Механика здесь так проста, что даже не требуется ловкости жонглера или жулика. Она неоспорима в своих манипуляциях и выводах, если этим занимаются официальные инстанции и лица. И все эти учения, романы и законы не могут быть большей частью опровергнуты, ибо этому препятствуют мощные организации, применяющие самые сильные средства борьбы — костры, виселицы, гильотины, пистолеты.
Всё это дает обильный материал для социальной демагогии — все орут: „свобода, равенство, братство!“ — а дают упомянутые выше успокоительные средства.
— Так надо же всё это разоблачить! — наступает на меня совесть, и я еле отражаю ее яростную атаку.
Но тут меня омрачает воспоминание о том, что всё это уже было.
Всё на свете было. И всё это навечно запечатлели книги. Зачем же поднимать шум из-за пустяков?
Послушайте:
— Если весь мир, собственно, ничто, к чему же делать столько шума, особенно если истина является чем-то случайным? Разве только сейчас открыто, что вчерашняя истина завтра безумие? К чему же тратить годы юности на раскрытие нового безумия? Единственно несомненный факт — это смерть, потому мы и живем! Но для кого, для чего?

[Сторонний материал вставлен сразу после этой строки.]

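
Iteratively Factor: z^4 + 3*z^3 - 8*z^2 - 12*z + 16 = (z + 2)*(z^3 + z^2 - 10*z + 8) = (z + 2)*(z + 4)*(z^2 - 3*z + 2) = (z - 2)*(z + 2)*(z + 4)*(z - 1)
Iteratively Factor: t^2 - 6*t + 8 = (t - 2)*(t - 4)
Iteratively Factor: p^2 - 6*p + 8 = (p - 2)*(p - 4)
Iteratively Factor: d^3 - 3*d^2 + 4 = (d + 1)*(d^2 - 4*d + 4) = (d - 2)*(d + 1)*(d - 2)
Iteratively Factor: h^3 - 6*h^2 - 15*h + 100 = (h + 4)*(h^2 - 10*h + 25) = (h - 5)*(h + 4)*(h - 5)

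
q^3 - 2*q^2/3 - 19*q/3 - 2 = (q - 3)*(q + 1/3)*(q + 2)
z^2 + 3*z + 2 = (z + 1)*(z + 2)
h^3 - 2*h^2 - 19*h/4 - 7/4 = (h - 7/2)*(h + 1/2)*(h + 1)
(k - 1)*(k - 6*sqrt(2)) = k^2 - 6*sqrt(2)*k - k + 6*sqrt(2)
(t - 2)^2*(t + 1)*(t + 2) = t^4 - t^3 - 6*t^2 + 4*t + 8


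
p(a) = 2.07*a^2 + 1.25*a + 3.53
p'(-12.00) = -48.43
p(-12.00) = 286.61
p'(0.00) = 1.25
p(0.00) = 3.53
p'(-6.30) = -24.83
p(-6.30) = 77.81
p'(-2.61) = -9.56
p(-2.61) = 14.37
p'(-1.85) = -6.41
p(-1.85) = 8.30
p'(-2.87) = -10.63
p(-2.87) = 16.99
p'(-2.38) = -8.60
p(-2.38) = 12.28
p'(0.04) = 1.42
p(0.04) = 3.58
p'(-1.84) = -6.37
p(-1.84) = 8.24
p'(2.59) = 11.97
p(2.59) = 20.65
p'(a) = 4.14*a + 1.25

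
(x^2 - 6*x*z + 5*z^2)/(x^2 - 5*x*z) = (x - z)/x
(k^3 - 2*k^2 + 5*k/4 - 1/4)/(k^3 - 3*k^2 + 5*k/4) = (2*k^2 - 3*k + 1)/(k*(2*k - 5))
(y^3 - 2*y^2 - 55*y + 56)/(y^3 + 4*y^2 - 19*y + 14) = (y - 8)/(y - 2)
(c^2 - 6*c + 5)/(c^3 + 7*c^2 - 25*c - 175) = (c - 1)/(c^2 + 12*c + 35)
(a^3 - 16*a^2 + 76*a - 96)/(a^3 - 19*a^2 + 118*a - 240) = (a - 2)/(a - 5)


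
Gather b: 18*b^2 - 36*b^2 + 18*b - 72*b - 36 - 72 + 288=-18*b^2 - 54*b + 180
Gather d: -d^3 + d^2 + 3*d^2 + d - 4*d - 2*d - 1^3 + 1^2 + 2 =-d^3 + 4*d^2 - 5*d + 2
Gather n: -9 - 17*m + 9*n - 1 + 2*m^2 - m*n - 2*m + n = 2*m^2 - 19*m + n*(10 - m) - 10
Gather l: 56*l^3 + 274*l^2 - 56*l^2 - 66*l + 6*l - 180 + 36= 56*l^3 + 218*l^2 - 60*l - 144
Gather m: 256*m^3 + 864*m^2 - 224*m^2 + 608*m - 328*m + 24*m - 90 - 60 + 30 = 256*m^3 + 640*m^2 + 304*m - 120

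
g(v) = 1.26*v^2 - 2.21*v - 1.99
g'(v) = 2.52*v - 2.21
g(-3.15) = 17.47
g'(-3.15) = -10.15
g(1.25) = -2.78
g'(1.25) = 0.94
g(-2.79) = 13.98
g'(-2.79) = -9.24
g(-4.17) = 29.14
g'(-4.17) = -12.72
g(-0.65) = -0.02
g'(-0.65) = -3.85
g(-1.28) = 2.90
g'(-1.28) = -5.44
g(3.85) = 8.18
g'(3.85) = 7.49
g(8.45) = 69.30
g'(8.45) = 19.08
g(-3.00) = 15.98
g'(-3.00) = -9.77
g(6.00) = 30.11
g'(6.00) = 12.91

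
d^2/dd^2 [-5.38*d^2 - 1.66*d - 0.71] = -10.7600000000000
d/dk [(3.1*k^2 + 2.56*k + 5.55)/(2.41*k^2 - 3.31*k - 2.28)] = (-16.4306*k^2 - 40.887*k + 12.5337)/(5.8081*k^4 - 15.9542*k^3 - 0.0334999999999983*k^2 + 15.0936*k + 5.1984)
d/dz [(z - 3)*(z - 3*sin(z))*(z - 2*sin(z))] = (3 - z)*(z - 3*sin(z))*(2*cos(z) - 1) + (3 - z)*(z - 2*sin(z))*(3*cos(z) - 1) + (z - 3*sin(z))*(z - 2*sin(z))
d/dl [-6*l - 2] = -6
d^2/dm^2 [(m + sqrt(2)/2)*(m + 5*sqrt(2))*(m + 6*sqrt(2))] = 6*m + 23*sqrt(2)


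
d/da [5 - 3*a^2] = -6*a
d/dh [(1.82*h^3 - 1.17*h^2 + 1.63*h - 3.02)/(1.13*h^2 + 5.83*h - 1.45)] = (2.0566*h^4 + 21.2212*h^3 - 16.58*h^2 + 10.2182*h + 15.2431)/(1.2769*h^4 + 13.1758*h^3 + 30.7119*h^2 - 16.907*h + 2.1025)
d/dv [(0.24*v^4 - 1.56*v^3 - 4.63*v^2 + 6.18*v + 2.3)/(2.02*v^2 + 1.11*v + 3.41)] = (0.9696*v^5 - 2.352*v^4 - 0.189599999999999*v^3 - 33.5817*v^2 - 40.8686*v + 18.5208)/(4.0804*v^4 + 4.4844*v^3 + 15.0085*v^2 + 7.5702*v + 11.6281)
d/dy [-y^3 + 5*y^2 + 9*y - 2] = -3*y^2 + 10*y + 9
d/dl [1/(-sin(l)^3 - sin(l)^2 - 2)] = (3*sin(l) + 2)*sin(l)*cos(l)/(sin(l)^3 + sin(l)^2 + 2)^2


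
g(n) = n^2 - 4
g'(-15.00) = -30.00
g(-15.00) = 221.00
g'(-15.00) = -30.00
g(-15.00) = 221.00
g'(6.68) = 13.36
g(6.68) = 40.62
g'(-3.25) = -6.50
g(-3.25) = 6.56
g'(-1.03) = -2.06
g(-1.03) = -2.94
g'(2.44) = 4.88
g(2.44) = 1.95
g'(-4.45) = -8.90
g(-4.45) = 15.80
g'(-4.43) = -8.86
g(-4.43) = 15.62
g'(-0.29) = -0.58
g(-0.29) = -3.92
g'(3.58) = 7.16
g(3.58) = 8.82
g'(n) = 2*n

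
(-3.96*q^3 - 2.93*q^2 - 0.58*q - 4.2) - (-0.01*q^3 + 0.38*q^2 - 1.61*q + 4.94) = -3.95*q^3 - 3.31*q^2 + 1.03*q - 9.14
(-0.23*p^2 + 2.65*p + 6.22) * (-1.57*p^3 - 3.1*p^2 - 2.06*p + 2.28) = 0.3611*p^5 - 3.4475*p^4 - 17.5066*p^3 - 25.2654*p^2 - 6.7712*p + 14.1816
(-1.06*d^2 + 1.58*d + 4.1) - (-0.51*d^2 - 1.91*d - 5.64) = -0.55*d^2 + 3.49*d + 9.74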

— Для жизни, — отвечу я почтенному Августу Стриндбергу. Никакие противоречия не сбивают меня с толку. Наоборот, — меня способна сбить с толку какая-то последовательность, почти равносильная глупости — так она напрашивается на похвалу за редкую оригинальность. Может быть, я настолько простодушен в своих признаниях, что иные властелины обидятся на такую прямолинейность. Но льщу себя надеждой, что никто из них не примет моих слов на свой счет. А мне нельзя сфальшивить. Мир мне не простит даже малейшего малодушия. Тем более, что я умираю.
Между прочим, я уже давно ощущаю, что между моим телом и душой установились совершенно новые взаимоотношения. Словно тело мое сгорает в пламени высоких мыслей, как пирамидальный тополь, роняя желания, как скрученные листья. А мысль живет, как целый каскад бурных потоков. У меня даже ничего не осталось от самолюбия и самолюбования — этих моторов человеческой души.
Я стараюсь избегать общения с людьми, потому что все выделяют свои флюиды разнообразных видов лжи и фальши. И так как душевное сродство так же действенно, как химическое, то я предпочитаю не подвергаться такой порче в последние часы жизни. Я замечаю также, что произношу слово „человечество“ без приподнятости и восторга, а раньше произносил его как тост, — но теперь оно выдохлось так же, как я.